Indians keep surprising me with the wisdom they are able to share in one single sentence at moments that you least expect it. I was reminded today about a conversation I had one day in Rishikesh, about three years ago. It was in a chai shop along the street.
Around that time, in several places in India there had been a cloud burst, causing major landslides and floodings, killing more than 5,000 man and no idea how many animals. So in this chai shop in Rishikish I met a young man, Sudhi, who was in the mountains at that time. He was part of a group of eighteen people on a pilgrimage. Out of the eighteen only he and four others only made their way home…
Before the actual cloud burst it had been raining for three consecutive days and nights already. Sudhi was one of the guides and he had already decided not to take certain roads and avoid particular passes to the top of the mountain. Three children, aged three, seven and nine were part of the group. They were scared because of the heavy rains and couldn’t stop crying. Sudhi told me: “I gave them some chai to warm up and tapped them on the head, I told them not to worry, everything would be fine”. “I never knew i could have been so wrong.”
“It is a wonder that I am still alive, I could have easily been dead”. He described how rocks as big as houses came falling down right before him: “One moment there were three people walking in front of me, the other moment they were dead”. “People slipped into the river never to come out of there again” and “everything was black… black water, black rain”.
What I noticed during our conversation was that he wasn’t particularly emotional throughout sharing his story. He was not very sad, not depressed, but not hiding the fear that he had felt either.He even said twice or three times with a smile: “Yeah, it is another experience”. He is already planning his next trip up to the mountains.
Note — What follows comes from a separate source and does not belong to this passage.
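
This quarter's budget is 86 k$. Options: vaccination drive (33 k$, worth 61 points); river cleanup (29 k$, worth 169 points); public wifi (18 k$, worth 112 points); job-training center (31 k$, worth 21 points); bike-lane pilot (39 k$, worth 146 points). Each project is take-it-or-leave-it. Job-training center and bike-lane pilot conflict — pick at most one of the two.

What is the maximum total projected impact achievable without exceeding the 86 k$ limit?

427

Taking river cleanup + public wifi + bike-lane pilot: 86 k$ used, 427 in projected impact.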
I was actually sitting in this chai shop with an Indian friend. After Sudhi left the place I told my friend how surprised I was by the fact that Sudhi could smile and laugh while talking about his experiences. I said: “Laughing about it is probably his coping mechanism, right?”. My friend smiled at me and replied: “If you hold on to the bad, how will it ever pass’?,
This totally opened my eyes and left me wondering why we so naturally accept the given fact that beautiful moments and feelings pass, but tend to hold on – and drown even – in sorrow and sadness. So let’s relax our minds, our muscles, our hands. Open them up, experience a moment, feel it and let it pass to make space for something else to visit.